Working Without Backup
When we talk of backup for an officer there is a common understanding of one officer or a number of officers responding to call to assist another officer. But backup for our officers can come in other forms, and right now, that backup is desperately needed. Support from elected officials, support from police administrators, and support from the public would go a long way toward keeping officers safe. Our collective attitudes of support, fostering of community and civility need to be a new contagion for good. We owe it to those we ask to protect us.

Again, the words of Tom Nees are poignant. “...when officers lay their heads on their pillows at the end of the day, these men and women who are out there willing to risk their lives for people they don’t know — they deserve some respect.”

Unfortunately, there are those in public office who are doing little to foster that respect for our nation’s officers.

Take for instance the example of Ohio Governor John Kasich who after being ticketed by a Columbus police officer publicly called him an “idiot.” This affront comes in a year for Ohio which began with a deputy losing her life to suspect gunfire and another officer being wounded responding to the same incident. Not to mention the death of a former Columbus officer who succumbed to gunshot wounds on January 20th which he sustained 31 years earlier. Despite the apology made to the officer by Governor Kasich is this the kind of example we can expect from our political leaders?

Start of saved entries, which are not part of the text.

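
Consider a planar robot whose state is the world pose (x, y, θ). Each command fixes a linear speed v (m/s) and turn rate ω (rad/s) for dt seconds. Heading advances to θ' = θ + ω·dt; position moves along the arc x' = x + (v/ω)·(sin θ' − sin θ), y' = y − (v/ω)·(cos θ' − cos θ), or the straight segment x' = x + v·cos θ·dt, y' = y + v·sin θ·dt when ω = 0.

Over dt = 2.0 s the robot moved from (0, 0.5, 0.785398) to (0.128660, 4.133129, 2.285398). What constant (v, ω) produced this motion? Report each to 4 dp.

Δθ = 2.285398 − 0.785398 = 1.500000
ω = Δθ/dt = 1.500000/2.0 = 0.7500
R = −Δy/(cos θ' − cos θ) = 2.6667
v = R·ω = 2.6667·0.7500 = 2.0000

v = 2.0000, ω = 0.7500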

It does not end there. Georgia Congressman Paul Broun at a town hall meeting was asked by a constituent, “Who’s going to shoot Obama?” Political like or dislike for the President is not a matter of opinion at this point. Rather than speak to the inappropriateness of the question he used it to launch into a criticism of present policy. Is the memory of Congresswoman’s Giffords’ shooting that fleeting for him? Finally there is the incident in which Wisconsin Governor Scott Walker was speaking with a Buffalo blogger (believing the blogger to be billionaire Paul Koch, who is linked to the not-for-profit Americans for Prosperity).

The call was recorded by the blogger. Walker discusses placing “troublemakers” within the crowd of protesting public union employees. Madison Chief of Police Wray is reported to be troubled by the implication that a government leader would knowingly place his officers in jeopardy and wants further insight into this taped call.

I am always lecturing about training issues and the importance of up-to-date training for liability mitigation. But now, more important than any potential lawsuit, is the life of a police officer. Training, funding, commitment to officer safety (in deed and in funding, not just words), is what is required. The veiled hate speech which some government leaders are aiming at law enforcement and other public employees needs to end.

Terrence P. Dwyer retired from the New York State Police after a 22-year career as a Trooper and Investigator. He is a tenured professor of legal studies at Western Connecticut State University and an attorney consulting on law enforcement liability, disciplinary cases, critical incidents, and employment matters. He is the author of “Homeland Security Law: Issues and Analysis,” Cognella Publishing (2024).